La troisième édition du forum Vision Golfe, dédié aux opportunités d’affaires dans les six marchés du Conseil de coopération du Golfe (CCG), a fait le plein les 17 et 18 juin au ministère de l’Économie et des finances à Paris, avec une audience en hausse, malgré les nouvelles turbulences déclenchées au Moyen-Orient le 13 juin par le conflit Israël-Iran. Avec un programme riche de conférences et de rendez-vous BtoB.
[Mis à jour le 18/06/2025]
Ce rendez-vous annuel organisé par Business France pour les entreprises et dédié aux opportunités économiques et commerciales entre la France et les six pays du Conseil de coopération du Golfe (CGC) -Arabie saoudite, Bahreïn, Émirats arabes unis, Koweït, Oman, Qatar – aurait pu souffrir de la désorganisation des transports aériens provoquée par la fermeture de certains espaces aériens menacés par le nouveau conflit Israël-Iran et la suspension par de nombreuses compagnies aériennes de leurs liaisons dans la zone.
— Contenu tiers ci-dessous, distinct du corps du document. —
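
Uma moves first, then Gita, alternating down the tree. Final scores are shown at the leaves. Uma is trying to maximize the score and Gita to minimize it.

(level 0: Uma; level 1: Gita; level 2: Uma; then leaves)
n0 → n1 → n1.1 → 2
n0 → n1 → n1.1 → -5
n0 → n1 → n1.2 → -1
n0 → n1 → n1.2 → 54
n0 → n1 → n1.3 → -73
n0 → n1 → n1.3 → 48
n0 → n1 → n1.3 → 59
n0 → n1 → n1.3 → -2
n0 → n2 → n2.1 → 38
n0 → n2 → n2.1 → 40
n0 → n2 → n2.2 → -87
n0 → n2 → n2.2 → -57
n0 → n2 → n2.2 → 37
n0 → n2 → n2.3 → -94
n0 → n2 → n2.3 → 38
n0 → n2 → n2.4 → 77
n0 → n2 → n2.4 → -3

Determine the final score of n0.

37

n1.1 (Uma): max(2, -5) = 2
n1.2 (Uma): max(-1, 54) = 54
n1.3 (Uma): max(-73, 48, 59, -2) = 59
n1 (Gita): min(2, 54, 59) = 2
n2.1 (Uma): max(38, 40) = 40
n2.2 (Uma): max(-87, -57, 37) = 37
n2.3 (Uma): max(-94, 38) = 38
n2.4 (Uma): max(77, -3) = 77
n2 (Gita): min(40, 37, 38, 77) = 37
n0 (Uma): max(2, 37) = 37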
Il n’en a rien été a-t-on pu constater à l’ouverture de la troisième édition du forum d’affaires Vision Golfe.

L’amphithéâtre de Bercy était plein à l’ouverture et les organisateurs annonçaient le chiffre record de 1100 inscrits, à peu près équitablement répartis entre les entreprises françaises et les participants venus des pays du CCG. Près de 1500 rendez-vous BtoB étaient programmés sur les deux jours du forum.
L’ancien ministre Jean-Yves Le Drian, envoyé spécial du président Macron dans la zone et président d’Afalula, l’agence française en charge de coordonner la partie française du grand projet saoudien d’Alula, a d’ailleurs décerné un satisfecit spécial aux organisateurs français, Business France et les services des ministères impliqués, pour avoir « maintenu ce rendez-vous, de le rendre pérenne ». Car pour l’ancien ministre des Affaires étrangères qui connaît bien cette région, le Golfe « est la région majeure en cette période ».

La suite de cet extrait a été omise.